La voix semblait envahir le silence, comme le son pur et clair d’un ruisseau dans un sous-bois.

Il se dirigea vers le centre du parc. A chacun de ses pas, son agacement s’effilochait.

Quand il parvint aux abords de la pièce d’eau il ne fut même pas étonné. Cette foule assemblée, silencieuse, souriante, cette voix, assise sur un fauteuil, ce chat sur ses genoux, ces enfants si turbulents et aujourd’hui si attentifs… tout cela lui paru évident, naturel.

Il resta debout sur le talus, jusqu’à 18h et il la vit refermer son grand livre, le glisser dans son sac de toile, caresser le chat, le poser délicatement à ses pieds, se lever, regarder autour d’elle en souriant, puis s’en aller à travers la foule, sans que personne ne cherche à la retenir.

Alors chacun se sépara, les joggers d’un côté, les musiciens de l’autre, les mamy et les papy, les poussettes et les vélos, les pigeons et enfin le chat, qui trottina vers les fourrés.

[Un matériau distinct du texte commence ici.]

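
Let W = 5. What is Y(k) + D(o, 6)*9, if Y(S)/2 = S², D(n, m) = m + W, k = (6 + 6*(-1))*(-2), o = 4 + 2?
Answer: 99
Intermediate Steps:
o = 6
k = 0 (k = (6 - 6)*(-2) = 0*(-2) = 0)
D(n, m) = 5 + m (D(n, m) = m + 5 = 5 + m)
Y(S) = 2*S²
Y(k) + D(o, 6)*9 = 2*0² + (5 + 6)*9 = 2*0 + 11*9 = 0 + 99 = 99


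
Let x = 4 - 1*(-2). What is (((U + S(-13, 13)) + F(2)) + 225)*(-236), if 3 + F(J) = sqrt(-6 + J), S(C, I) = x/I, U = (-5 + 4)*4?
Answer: -670240/13 - 472*I ≈ -51557.0 - 472.0*I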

Il surprit à leur passage quelques bribes de conversation entre Léon Pierre et Elise. Ils parlaient à voix basse comme trois conspirateurs. Qu’avaient-ils en tête ? Il tendit l’oreille mais ne put comprendre de quoi il retournait.


Il demeura longuement sur place puis s’en retourna, sa valise toujours à la main vers son chez lui, étonné d’entendre de nouveau les bruits de la ville.